Não deixei de comer — é muito importante reforçar isso. Mas também não fui acompanhado por um nutricionista. Com todo o respeito por eles, não queria, tinha medo que me tirassem comida. E a verdade é que me dei melhor com o meu sistema: não deixar de comer batatas, nem massa, por exemplo. Reduzi apenas quantidades e comecei a gastar mais calorias do que aquelas que ingeria. Sabia que tinha de ter cores no prato e foi isso que fiz.
E leva a alimentação saudável aos limites?
Não, não me privo de todo. Ainda ontem comi batatas fritas, até porque fiz quatro treinos estilo militar ao sol e o meu corpo pedia isso. Mas também não faço loucuras todos os dias. See tiver de comer panados, eu como.
Sempre teve problemas relacionados com o sistema nervoso. Esse aspeto também melhorou?
Sim, o treino ajudou-me muito no que diz respeito a respiração e isso refletiu-se muito a nível mental. O treino permite libertar uma série de coisas e o meu sistema nervoso melhorou muito. Aliás, equilibrou muito.
Continua a manter o estilo de vida saudável?
Vou manter este estilo de vida até sempre. Nem consigo imaginar de outra forma. Quando vou de viagem e não posso treinar, até entro em parafuso. Mas tenho pesos para treinar e faço agachamentos e flexões. O importante é não parar.
O fadista tem 37 anos.
Como foi voltar a vestir tamanhos de roupa mais baixos?

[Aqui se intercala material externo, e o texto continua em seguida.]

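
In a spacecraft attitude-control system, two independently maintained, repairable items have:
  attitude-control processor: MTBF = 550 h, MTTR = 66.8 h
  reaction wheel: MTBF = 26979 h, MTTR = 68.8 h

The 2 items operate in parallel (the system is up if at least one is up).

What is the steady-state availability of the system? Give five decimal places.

0.99972

A(attitude-control processor) = MTBF/(MTBF+MTTR) = 550/(550+66.8) = 0.891699
A(reaction wheel) = MTBF/(MTBF+MTTR) = 26979/(26979+68.8) = 0.997456
Parallel availability: 1 − (1 − 0.891699)(1 − 0.997456) = 0.99972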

Antigamente, vestia o 66 de casaco e o 44 de calças. Confesso que era difícil encontrar roupa. Só encontrava em duas ou três lojas. Hoje em dia, visto-me em qualquer loja. Em modelos de camisa, até já visto o L.
A autoestima aumentou?
Ter começado a treinar e ter emagrecido não me trouxe uma autoestima no sentido de ficar vaidoso. Antes, passava na rua e as mulheres não olhavam para mim. Hoje em dia, olham não só uma vez mas duas ou três, e isso é ótimo. Mas não foi essa autoestima que me moveu, foi o espírito de sacrifício. Conseguir subir dois lances de escadas sem me cansar ou mudar um pneu sem ajuda, isso sim foi importante. Agora ser bonito, desculpe o termo, mas estou a borrifar-me para isso.
As pessoas reconhecem-no?
Todos os dias, há sempre alguém que não me reconhece — até pessoas minhas amigas. Eu é que lhes falo e elas dizem: “Tu estás tão diferente”. Por isso é que tenho enchido as minhas redes sociais de fotografias. Devem pensar que sou um vaidoso, mas não. É apenas para as pessoas se habituarem a esta nova imagem. Ficaram foi algumas peles e agora tenho de cortá-las. Este é um dos próximos passos.